Das Ergebnis der Studie ist insofern überraschend, als dass ähnliche Störungen des AABW-Exports auch während des klimatischen Optimums des letzten Interglazials (Warmzeit) vor etwa 128.000 Jahren nachgewiesen wurden. Diese könnten durch starkes Schmelzen vor allem im Bereich des Westantarktischen Eisschildes verursacht worden sein, ein Effekt, der mit großer Wahrscheinlichkeit auch in einem zukünftig wärmeren Klima auftreten wird. „Im Ergebnis kann sich durch eine solche Störung in der Tiefenzirkulation langfristig das gesamte Wärmebudget des Südozeans und dessen Fähigkeit, Wärme aus der Atmosphäre aufzunehmen, signifikant verändern.“, so Dr. Gutjahr. Die Eigenschaften des heute gebildeten Antarktischen Tiefenwassers haben sich über die letzten Jahrzehnte bereits nachweislich verändert. Es ist heute wärmer, weniger salzhaltig und weniger voluminös, was für geringere Bildungsraten spricht. Letztendlich legen die neuen Ergebnisse nahe, dass die Rahmenbedingungen für den Export Antarktischen Tiefenwassers aus dem Weddellmeer weder in extremen Kalt- oder Warmphasen gegeben sind. Die Eindeutigkeit der neuen Ergebnisse verdankt dieses Projekt nicht zuletzt auch der einzigartigen Sedimentkernsammlung des Alfred-Wegener-Instituts in Bremerhaven sowie der Zusammenarbeit mit dem dortigen Wissenschaftler und Koautor Dr. Gerhard Kuhn.
In einem nächsten Schritt will Dr. Gutjahr genauer den Export von AABW aus dem Weddellmeer im Ausstromgebiet ins Scotiameer näher an der Antarktis untersuchen. So können klimatisch instabile Zeiten der letzten Millionen Jahre erforscht werden. Dafür stehen neue Proben zur Verfügung, die während einer internationalen Expedition im Rahmen des International Ocean Discovery Program (IODP-Expedition 382) Anfang 2019 gewonnen wurden.
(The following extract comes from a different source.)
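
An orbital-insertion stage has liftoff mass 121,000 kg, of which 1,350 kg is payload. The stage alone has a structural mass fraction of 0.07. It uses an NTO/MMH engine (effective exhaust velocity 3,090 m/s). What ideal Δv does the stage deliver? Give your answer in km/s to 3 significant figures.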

Mittelfristig sollen dann auch Proben aus anderen Regionen des südlichen Ozeans hinzukommen, um die Ausbreitungspfade in andere Ozeanbecken genauer zu untersuchen. Es ist ein durchaus langwieriges Detektivspiel, mit dem die Forschenden mehr über Kontrollmechanismen des Klimas der Südhalbkugel erfahren wollen. „Ultimativ verfolgen wir das Ziel, voraussagen zu können, unter welchen klimatischen Rahmenbedingungen welche Teile des Antarktischen Eisschildes substanziell schmelzen werden und welche unmittelbaren Effekte dies für die Zirkulation des Südozeans hat“, so Gutjahr abschließend.